When I began looking for health insurance, I discovered that as a private health care seeker, I had no bargaining rights. I couldn’t bargain for a low price by dangling the promise of thousands of customers. I only had myself. And what did the insurance companies want from me? A sure – or nearly sure – gamble. They wanted to do everything they could to discourage me from ever using their money. So, I faced dim prospects. Every plan I viewed included a deductible (ranging from 1k to 10k), and even the plans that provided the most coverage would only help me after I first spent a few thousand dollars on my own – then, and only then, the insurance plans would cover a portion of my additional medical costs. Yes, that would happen quickly if I became deathly ill.
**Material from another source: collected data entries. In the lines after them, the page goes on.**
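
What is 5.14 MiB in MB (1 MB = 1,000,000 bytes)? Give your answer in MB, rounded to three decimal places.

5.390 MB

5.14 MiB × 1,048,576 bytes/MiB = 5,389,680.64 bytes
1 MB = 10^6 bytes = 1,000,000 bytes
5,389,680.64 / 1,000,000 = 5.390 MB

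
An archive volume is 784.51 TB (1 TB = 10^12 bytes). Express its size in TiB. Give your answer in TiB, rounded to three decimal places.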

But for someone who just wants preventative care, it would do nothing. A rather silly gamble, if you ask me, since preventative care can save long-term costs for insurance companies. But my point is this – health insurance is so integrally tied to employers, that it’s not even feasible for private buyers to get it on their own, or to cover medical expenses out of pocket. The current system relies on a form of collective bargaining that individuals simply don’t have. So it’s not acceptable to tell women who actually have insurance that they’ll simply have to look elsewhere for any medicine their employer doesn’t condone.
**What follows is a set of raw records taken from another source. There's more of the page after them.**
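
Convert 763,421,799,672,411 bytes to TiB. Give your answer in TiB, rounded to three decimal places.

763,421,799,672,411 bytes given.
1 TiB = 1,099,511,627,776 bytes
763,421,799,672,411 / 1,099,511,627,776 = 694.328 TiB

694.328 TiB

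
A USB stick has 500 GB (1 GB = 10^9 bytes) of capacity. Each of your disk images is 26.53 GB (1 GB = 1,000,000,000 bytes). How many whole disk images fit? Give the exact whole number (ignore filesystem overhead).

Capacity: 500 GB = 500,000,000,000 bytes
Per item: 26.53 GB = 26,530,000,000 bytes
⌊500,000,000,000 / 26,530,000,000⌋ = 18

18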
Which brings us to the problem of who’s footing the bill. As you’ll recall, the bill still doesn’t require churches to cover contraceptives through their insurance – there’s already an exemption built in for the religious organization itself. It’s the affiliated organizations (such as hospitals and universities) that really set off the debate. In an attempt to compromise, Obama shifted the responsibility of covering the expense over to the insurance company.
Now, if you’re anything like me, you were probably a tad troubled by the thought of the government requiring the insurance company to pay for contraceptives on their own, instead of building the price into the premium. But here’s why I’m okay with that requirement: the insurance companies will save money because contraceptives provide preventative care for a number of medical conditions. In fact, I think that requirement provides insurance companies with more freedom. Without that mandate, insurance companies would have to agree not to cover contraceptives in order to win the bid for business through the religiously-affiliated employer. Even if they wanted to cover it, there’d be no other way to get business from that institution. As long as insurance companies have the option of dropping medically necessary care on an employer’s moral grounds, they must capitulate in order to win that employer.
Add in the fact that some institutions don’t even subsidize the health insurance they want moral control over, and the question of who’s footing the bill becomes even more relevant – as Sandra Fluke argues (see video above), shouldn’t women who are paying for unsubsidized healthcare have a say in what the insurance company covers? When their doctor prescribes medically necessary care, shouldn’t that take precedence over an affiliated institution’s differing belief system? Shouldn’t these women and their doctors have more say than the associated organization that isn’t even paying a dime toward that insurance?